Пока он окидывает меня оценивающим взглядом, я поднимаю к груди аметистовую шляпу северянина и принимаю вид благородного фермера, утомленного нерадивым слугой. Обернувшись к Фариду, я бормочу с лучшим из моих кастильских акцентов что-то о предстоящем банкете в честь вымышленного друга Диаша: кастильцы раздражают португальцев, но всегда производят на них впечатление, особенно если дело касается слуг. Мои усилия кажутся чрезмерными, но краем глаза я вижу, как привратник передает мое сообщение лакею за воротами.
Мы ждем под чудовищно жаркими лучами лиссабонского солнца, наблюдая за юркими ящерками, суетящимися в трещинах мостовой. Фарид с надеждой вглядывается в череду домов Мавританского квартала на востоке.
— Как только закончим здесь, вернемся в лавку кузнеца и спросим про Самира, — показываю я. — Возможно, найдем кого-нибудь, кому хоть что-то известно.
Лакей, счастливый обладатель всего лишь одной руки, неспешно плетется в нашу сторону.
— Я провожу сеньора Зарко в покои графа, — сообщает он.
— За мной, — говорю я Фариду, и вместе мы проходим в ворота.

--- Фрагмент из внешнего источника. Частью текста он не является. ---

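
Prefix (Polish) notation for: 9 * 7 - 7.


left-to-right (same/higher precedence on left): tree is (- (* 9 7) 7)
Prefix: - * 9 7 7


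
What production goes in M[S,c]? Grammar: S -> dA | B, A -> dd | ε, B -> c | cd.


For [S, c]: 'c' ∈ FIRST(B)
Entry: S -> B


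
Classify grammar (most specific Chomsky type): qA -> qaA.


LHS has context (more than one symbol) and |LHS| ≤ |RHS|
Classification: Type 1 (Context-Sensitive)


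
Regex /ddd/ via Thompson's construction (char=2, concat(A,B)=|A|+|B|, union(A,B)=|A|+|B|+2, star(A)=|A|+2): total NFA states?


Syntax tree has 3 char leaf(s), 0 union(s), 0 star(s)
chars contribute 3×2 = 6; each union adds +2; each star adds +2
Total: 6 + 0 + 0 = 6 states


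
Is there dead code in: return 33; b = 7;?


statement follows a return and is unreachable
Dead: 'b = 7'


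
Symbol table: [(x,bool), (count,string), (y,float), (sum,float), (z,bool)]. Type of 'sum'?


Lookup 'sum' → type float


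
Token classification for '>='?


Pattern: operator symbol
Type: OPERATOR


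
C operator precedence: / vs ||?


'/' is multiplicative (level 10); '||' is logical OR (level 1)
Higher level binds tighter
'/' has higher precedence than '||'


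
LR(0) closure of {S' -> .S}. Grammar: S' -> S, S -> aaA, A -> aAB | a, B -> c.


Start: S' -> .S
For each item with dot before a nonterminal B, add B -> .γ for every B-production
Closure: [S' -> .S, S -> .aaA]


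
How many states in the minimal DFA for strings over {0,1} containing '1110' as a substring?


KMP-style automaton: 4 progress states + 1 absorbing accept = 5
Minimal DFA: 5 states


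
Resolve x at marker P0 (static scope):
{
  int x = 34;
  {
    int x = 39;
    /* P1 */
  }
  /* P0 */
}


x declared in the same block as P0
x = 34


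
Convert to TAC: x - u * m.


Break into single-operator statements:
t1 = u * m
t2 = x - t1


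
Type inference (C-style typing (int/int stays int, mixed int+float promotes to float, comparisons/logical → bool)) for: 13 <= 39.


Operand types: int <= int
Rule: comparison yields bool
Result type: bool


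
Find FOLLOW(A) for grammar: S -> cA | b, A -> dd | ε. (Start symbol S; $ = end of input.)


$ ∈ FOLLOW(S). For each A -> αBβ: add FIRST(β)\{ε} to FOLLOW(B); if β nullable, add FOLLOW(A).
FOLLOW(A) = {$}


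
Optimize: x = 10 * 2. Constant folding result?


10 * 2 = 20 at compile time
Optimized: x = 20


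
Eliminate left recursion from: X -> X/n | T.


Left-recursive alternatives: X/n; non-recursive: T
Introduce X': X -> TX', X' -> /nX' | ε


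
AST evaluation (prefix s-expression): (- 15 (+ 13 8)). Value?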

Во дворце пахнет плесенью и янтарем. Мы проходим по длинному коридору, пол которого выложен мозаикой, имитирующей персидские ковры. Стены выбелены, и через каждые три пейса попадаются сводчатые альковы. В середине каждой ниши стоит постамент, украшенный огромным синим кувшином, полным розовых и белых роз.
Над головой сводчатые потолки расписаны золотисто-белыми арабесками, служащими фоном для тщательно сработанных фигурок сорок, удодов, соловьев и других общеизвестных птиц. Не представляю, как лакей воспринимает выспренние жесты, которыми мы с Фаридом обмениваемся, вспоминая местные названия каждого вида птиц: его глаза выдают лишь мимолетное любопытство.
Необъятную проволочную клеть в конце коридора занимает дерево с искривленными ветвями. Добравшись до него, мы обнаруживаем, что на нем гнездятся вьюрки из португальской Индии и Африки, снующие туда и сюда, словно желто-оранжево-черные стрелы. В попытке испортить собственное впечатление от великолепного зрелища я обращаю внимание на оставленные птицами белые шлепки на дне клетки. Уловив мою мысль и найдя ее безнадежной, Фарид просто показывает мне в ответ:
— Даже король может понимать что-то в красоте.
— Если бы понимал, он не стал бы держать их в клетке, — возражаю я.
— Для короля свобода и красота — две вещи несовместимые, — мудро отвечает мой друг.
Комнаты графа расположены на втором этаже. Приемная зала его покоев выложена паркетом в шахматном порядке. В середине залы стоит столик розового мрамора, вокруг которого расставлены четыре кресла, вышитые геральдическими щитами короля. Нам предлагают сесть, но на стене справа от входа висит волнующий воображение триптих, полностью приковывающий наше внимание. На нем изображен
бородатый, изможденный святой, стоящий с протянутой рукой в разрушенном городе, населенном монахами с крысиными головами и всякого рода сфинксами. Фарид, изобразив кривую усмешку, показывает мне:— Кто-то, очень хорошо знающий Лиссабон.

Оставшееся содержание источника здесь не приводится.